Until now, the politicians' victories in this duel have been nothing but a triumph of words. "Never again will the American taxpayer be held hostage by a bank that is 'too big to fail,'", US President Barack Obama thundered.

"We can no longer accept a capitalist system without rules, without order and without norms," French President Nicolas Sarkozy fumed. "A system in which most of the money is earned through speculation instead of production -- that is not the kind of system in which I want to live."

These are grand words. But virtually nothing has happened to diminish the business of speculating in stocks and currencies, in the ups and downs of financial markets, the banks' practice of gambling with the minimum possible stake.

There have been plenty of summit meetings since the Lehman Brothers bankruptcy. The G-20 governments have met in Washington, London and Pittsburgh. All of their meetings have ended with declarations of intent and announcements of their wishes, but no drastic measures have been implemented to date.

And when a single country does decide to press ahead on its own, as Germany recently did when it imposed a ban on especially speculative transactions, its efforts, as well-intentioned as they are, can have little effect given the global interconnectedness of markets. Speculators simply take their business elsewhere. Instead of betting against a bank or a government from an office in Frankfurt, they do so from London or New York.

In fact, such international solo efforts are nothing but helpless attempts to conceal the failures of politicians at the international level.

"In our hour of need, we decided that each financial product, every player and every financial center must be regulated in the future," German Chancellor Angela Merkel said recently. "That was the promise we made to people." Nevertheless, she admitted, it is a promise "we have yet to keep."

Investment Banks Setting up a new Casino

It is high time for something to be done about the problem. The markets are growing and thriving as if the near-collapse of the global financial system had never happened. In the first three months of this year alone, three major financial institutions, Goldman Sachs, JPMorgan Chase and Deutsche Bank, raked in $13.5 billion in profits. Soon afterwards, Europe had to set up a fund in the triple-digit billions to bail out cash-strapped member nations. And the investment banks are already in the process of opening a new casino in the commodities trading business.

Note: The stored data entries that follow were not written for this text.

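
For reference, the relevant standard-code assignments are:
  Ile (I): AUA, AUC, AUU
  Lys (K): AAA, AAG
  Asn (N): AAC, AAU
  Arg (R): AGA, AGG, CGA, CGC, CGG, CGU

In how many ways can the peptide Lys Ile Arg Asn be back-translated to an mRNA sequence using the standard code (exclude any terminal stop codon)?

72

Lys: 2 codons.
Ile: 3 codons.
Arg: 6 codons.
Asn: 2 codons.
2 × 3 × 6 × 2 = 72.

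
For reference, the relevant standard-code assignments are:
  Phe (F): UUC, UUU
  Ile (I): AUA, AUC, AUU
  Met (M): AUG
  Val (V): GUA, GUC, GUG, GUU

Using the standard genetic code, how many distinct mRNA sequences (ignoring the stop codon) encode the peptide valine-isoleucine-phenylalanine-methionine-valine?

Val: 4 codons.
Ile: 3 codons.
Phe: 2 codons.
Met: 1 codon.
Val: 4 codons.
4 × 3 × 2 × 1 × 4 = 96.

96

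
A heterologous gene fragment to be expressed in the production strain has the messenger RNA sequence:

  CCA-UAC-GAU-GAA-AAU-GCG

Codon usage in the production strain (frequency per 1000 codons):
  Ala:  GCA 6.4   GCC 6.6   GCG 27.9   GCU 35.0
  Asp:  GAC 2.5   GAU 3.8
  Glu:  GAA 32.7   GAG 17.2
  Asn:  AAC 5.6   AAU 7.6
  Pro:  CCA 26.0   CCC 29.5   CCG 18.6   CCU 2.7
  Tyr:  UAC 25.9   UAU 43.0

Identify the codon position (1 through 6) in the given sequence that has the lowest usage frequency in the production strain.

3

Codon 1 CCA (Pro): 26.0 per 1000.
Codon 2 UAC (Tyr): 25.9 per 1000.
Codon 3 GAU (Asp): 3.8 per 1000.
Codon 4 GAA (Glu): 32.7 per 1000.
Codon 5 AAU (Asn): 7.6 per 1000.
Codon 6 GCG (Ala): 27.9 per 1000.
Lowest frequency is 3.8 at codon 3.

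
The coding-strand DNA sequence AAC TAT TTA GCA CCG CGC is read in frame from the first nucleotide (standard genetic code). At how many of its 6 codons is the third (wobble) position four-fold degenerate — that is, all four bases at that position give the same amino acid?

Codon 1 AAC (Asn): third position 2-fold.
Codon 2 TAT (Tyr): third position 2-fold.
Codon 3 TTA (Leu): third position 2-fold.
Codon 4 GCA (Ala): third position 4-fold.
Codon 5 CCG (Pro): third position 4-fold.
Codon 6 CGC (Arg): third position 4-fold.
Four-fold degenerate third positions: 3.

3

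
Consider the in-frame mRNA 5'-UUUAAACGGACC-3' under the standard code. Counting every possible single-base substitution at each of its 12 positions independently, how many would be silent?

9

Codon 1 (UUU, Phe): 1 synonymous substitution.
Codon 2 (AAA, Lys): 1 synonymous substitution.
Codon 3 (CGG, Arg): 4 synonymous substitutions.
Codon 4 (ACC, Thr): 3 synonymous substitutions.
Total: 1 + 1 + 4 + 3 = 9.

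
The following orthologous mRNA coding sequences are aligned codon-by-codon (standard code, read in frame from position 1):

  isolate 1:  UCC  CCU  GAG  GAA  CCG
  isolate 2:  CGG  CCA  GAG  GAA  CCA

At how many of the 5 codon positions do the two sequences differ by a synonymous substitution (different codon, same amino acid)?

2

Codon 1: UCC Ser / CGG Arg — nonsynonymous.
Codon 2: CCU Pro / CCA Pro — synonymous.
Codon 3: GAG Glu / GAG Glu — identical.
Codon 4: GAA Glu / GAA Glu — identical.
Codon 5: CCG Pro / CCA Pro — synonymous.
Synonymous differences: 2.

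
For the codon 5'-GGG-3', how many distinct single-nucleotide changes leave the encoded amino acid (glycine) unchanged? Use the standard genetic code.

3

Position 1: none → 0 synonymous.
Position 2: none → 0 synonymous.
Position 3: GGU, GGC, GGA → 3 synonymous.
Total: 0 + 0 + 3 = 3.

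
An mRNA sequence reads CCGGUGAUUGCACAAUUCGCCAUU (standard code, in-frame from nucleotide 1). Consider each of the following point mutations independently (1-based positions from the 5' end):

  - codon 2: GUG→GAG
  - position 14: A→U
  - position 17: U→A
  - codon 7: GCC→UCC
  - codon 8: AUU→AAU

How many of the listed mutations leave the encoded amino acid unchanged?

0

Codon 2: GUG (Val) → GAG (Glu) — missense.
Codon 5: CAA (Gln) → CUA (Leu) — missense.
Codon 6: UUC (Phe) → UAC (Tyr) — missense.
Codon 7: GCC (Ala) → UCC (Ser) — missense.
Codon 8: AUU (Ile) → AAU (Asn) — missense.
Synonymous: 0 of 5.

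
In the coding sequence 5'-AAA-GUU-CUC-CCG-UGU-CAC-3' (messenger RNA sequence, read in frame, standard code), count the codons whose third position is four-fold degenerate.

3

Codon 1 AAA (Lys): third position 2-fold.
Codon 2 GUU (Val): third position 4-fold.
Codon 3 CUC (Leu): third position 4-fold.
Codon 4 CCG (Pro): third position 4-fold.
Codon 5 UGU (Cys): third position 2-fold.
Codon 6 CAC (His): third position 2-fold.
Four-fold degenerate third positions: 3.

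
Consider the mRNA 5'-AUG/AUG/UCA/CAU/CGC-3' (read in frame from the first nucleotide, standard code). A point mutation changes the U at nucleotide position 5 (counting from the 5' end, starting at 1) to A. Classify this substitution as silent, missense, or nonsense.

Position 5 falls in codon 2: AUG → Met.
After the substitution the codon is AAG → Lys.
Met ≠ Lys, so this is a missense mutation.

missense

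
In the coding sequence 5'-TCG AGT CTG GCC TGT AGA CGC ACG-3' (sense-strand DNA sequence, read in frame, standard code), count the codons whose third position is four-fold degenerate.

5

Codon 1 TCG (Ser): third position 4-fold.
Codon 2 AGT (Ser): third position 2-fold.
Codon 3 CTG (Leu): third position 4-fold.
Codon 4 GCC (Ala): third position 4-fold.
Codon 5 TGT (Cys): third position 2-fold.
Codon 6 AGA (Arg): third position 2-fold.
Codon 7 CGC (Arg): third position 4-fold.
Codon 8 ACG (Thr): third position 4-fold.
Four-fold degenerate third positions: 5.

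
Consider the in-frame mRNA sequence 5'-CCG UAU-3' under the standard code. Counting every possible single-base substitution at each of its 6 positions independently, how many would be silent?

Codon 1 (CCG, Pro): 3 synonymous substitutions.
Codon 2 (UAU, Tyr): 1 synonymous substitution.
Total: 3 + 1 = 4.

4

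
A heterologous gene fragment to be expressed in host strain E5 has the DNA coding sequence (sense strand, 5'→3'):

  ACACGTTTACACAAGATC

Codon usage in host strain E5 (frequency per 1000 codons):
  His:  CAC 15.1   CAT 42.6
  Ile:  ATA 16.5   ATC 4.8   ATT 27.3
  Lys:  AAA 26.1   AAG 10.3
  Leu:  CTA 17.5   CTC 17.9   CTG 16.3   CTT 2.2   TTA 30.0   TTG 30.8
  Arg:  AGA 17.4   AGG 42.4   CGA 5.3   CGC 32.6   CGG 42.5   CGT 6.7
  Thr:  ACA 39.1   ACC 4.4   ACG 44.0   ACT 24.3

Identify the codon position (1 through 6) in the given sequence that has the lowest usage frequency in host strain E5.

Codon 1 ACA (Thr): 39.1 per 1000.
Codon 2 CGT (Arg): 6.7 per 1000.
Codon 3 TTA (Leu): 30.0 per 1000.
Codon 4 CAC (His): 15.1 per 1000.
Codon 5 AAG (Lys): 10.3 per 1000.
Codon 6 ATC (Ile): 4.8 per 1000.
Lowest frequency is 4.8 at codon 6.

6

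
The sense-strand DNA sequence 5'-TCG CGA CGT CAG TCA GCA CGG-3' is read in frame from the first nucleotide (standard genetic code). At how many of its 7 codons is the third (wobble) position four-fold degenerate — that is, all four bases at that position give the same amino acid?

Codon 1 TCG (Ser): third position 4-fold.
Codon 2 CGA (Arg): third position 4-fold.
Codon 3 CGT (Arg): third position 4-fold.
Codon 4 CAG (Gln): third position 2-fold.
Codon 5 TCA (Ser): third position 4-fold.
Codon 6 GCA (Ala): third position 4-fold.
Codon 7 CGG (Arg): third position 4-fold.
Four-fold degenerate third positions: 6.

6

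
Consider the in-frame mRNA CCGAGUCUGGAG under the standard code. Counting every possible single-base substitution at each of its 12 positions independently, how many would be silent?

Codon 1 (CCG, Pro): 3 synonymous substitutions.
Codon 2 (AGU, Ser): 1 synonymous substitution.
Codon 3 (CUG, Leu): 4 synonymous substitutions.
Codon 4 (GAG, Glu): 1 synonymous substitution.
Total: 3 + 1 + 4 + 1 = 9.

9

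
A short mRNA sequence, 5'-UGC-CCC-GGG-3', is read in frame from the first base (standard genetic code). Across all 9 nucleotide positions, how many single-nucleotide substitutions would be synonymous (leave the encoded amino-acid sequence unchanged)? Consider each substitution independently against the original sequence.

7

Codon 1 (UGC, Cys): 1 synonymous substitution.
Codon 2 (CCC, Pro): 3 synonymous substitutions.
Codon 3 (GGG, Gly): 3 synonymous substitutions.
Total: 1 + 3 + 3 = 7.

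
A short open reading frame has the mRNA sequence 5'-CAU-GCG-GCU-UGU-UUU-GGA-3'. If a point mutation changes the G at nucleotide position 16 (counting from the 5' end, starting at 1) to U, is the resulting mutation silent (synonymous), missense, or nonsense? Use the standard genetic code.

Position 16 falls in codon 6: GGA → Gly.
After the substitution the codon is UGA → Stop.
The new codon is a stop codon, so this is a nonsense mutation.

nonsense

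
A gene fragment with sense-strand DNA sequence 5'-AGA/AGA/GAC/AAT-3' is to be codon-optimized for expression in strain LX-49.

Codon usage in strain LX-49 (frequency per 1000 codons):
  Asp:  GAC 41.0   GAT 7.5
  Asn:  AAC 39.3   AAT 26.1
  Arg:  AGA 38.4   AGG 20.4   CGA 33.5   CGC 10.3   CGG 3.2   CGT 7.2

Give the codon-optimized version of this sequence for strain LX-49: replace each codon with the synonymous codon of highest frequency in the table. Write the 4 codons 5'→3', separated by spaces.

Codon 1 (Arg): best is AGA at 38.4.
Codon 2 (Arg): best is AGA at 38.4.
Codon 3 (Asp): best is GAC at 41.0.
Codon 4 (Asn): best is AAC at 39.3.

AGA AGA GAC AAC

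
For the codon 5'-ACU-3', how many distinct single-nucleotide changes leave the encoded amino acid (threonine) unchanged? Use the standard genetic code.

3

Position 1: none → 0 synonymous.
Position 2: none → 0 synonymous.
Position 3: ACC, ACA, ACG → 3 synonymous.
Total: 0 + 0 + 3 = 3.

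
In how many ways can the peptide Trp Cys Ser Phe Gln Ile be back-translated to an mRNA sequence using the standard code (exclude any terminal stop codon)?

Trp: 1 codon.
Cys: 2 codons.
Ser: 6 codons.
Phe: 2 codons.
Gln: 2 codons.
Ile: 3 codons.
1 × 2 × 6 × 2 × 2 × 3 = 144.

144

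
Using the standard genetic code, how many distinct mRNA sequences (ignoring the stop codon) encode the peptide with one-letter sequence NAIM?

24

Asn: 2 codons.
Ala: 4 codons.
Ile: 3 codons.
Met: 1 codon.
2 × 4 × 3 × 1 = 24.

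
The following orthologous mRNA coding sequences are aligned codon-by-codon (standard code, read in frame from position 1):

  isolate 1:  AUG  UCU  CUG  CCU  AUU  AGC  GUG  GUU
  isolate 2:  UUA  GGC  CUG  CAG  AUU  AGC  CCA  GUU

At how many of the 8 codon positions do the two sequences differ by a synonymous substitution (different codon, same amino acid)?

Codon 1: AUG Met / UUA Leu — nonsynonymous.
Codon 2: UCU Ser / GGC Gly — nonsynonymous.
Codon 3: CUG Leu / CUG Leu — identical.
Codon 4: CCU Pro / CAG Gln — nonsynonymous.
Codon 5: AUU Ile / AUU Ile — identical.
Codon 6: AGC Ser / AGC Ser — identical.
Codon 7: GUG Val / CCA Pro — nonsynonymous.
Codon 8: GUU Val / GUU Val — identical.
Synonymous differences: 0.

0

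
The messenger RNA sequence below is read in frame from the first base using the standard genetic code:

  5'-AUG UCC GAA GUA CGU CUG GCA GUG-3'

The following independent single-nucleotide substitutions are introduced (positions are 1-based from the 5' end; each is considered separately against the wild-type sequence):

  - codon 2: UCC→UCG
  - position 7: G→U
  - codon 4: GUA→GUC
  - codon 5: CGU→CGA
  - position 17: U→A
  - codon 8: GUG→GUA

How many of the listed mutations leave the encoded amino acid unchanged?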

They continue to benefit from a financial system characterized by few rules and many loopholes. Hedge funds are subject to scant regulation, even though they are the ones that engage in particularly risky transactions. Banks are not required to maintained sufficient capital reserves to cover the risks they are taking. Finally, rating agencies continue to do business with banks whose products they then assign top marks to.

Things are going the way they have been going for years. The big wheel is still turning as if nothing had happened. In fact, it is even being lubricated with the cheap money central banks pumped into the markets to minimize the consequences of the financial crisis. As a result, those who helped create the crisis are now benefiting from government efforts to resolve it.

If there is one lesson banks, investors and hedge funds have learned from the crisis, it is that nothing can happen to them, because governments are shouldering the risks.

Governments are approving one rescue package after another. The bailouts of struggling banks were followed by bailouts of beleaguered nations. This can't go on, because in the end the saviors themselves will go bankrupt.

This is why it is important to draw the right lessons from the crisis, to learn from past mistakes to safeguard the future. Financial markets were only able to develop their dangerous habits because they were largely freed from regulatory constraints. That is why it is clear how the monster that was created can be tamed.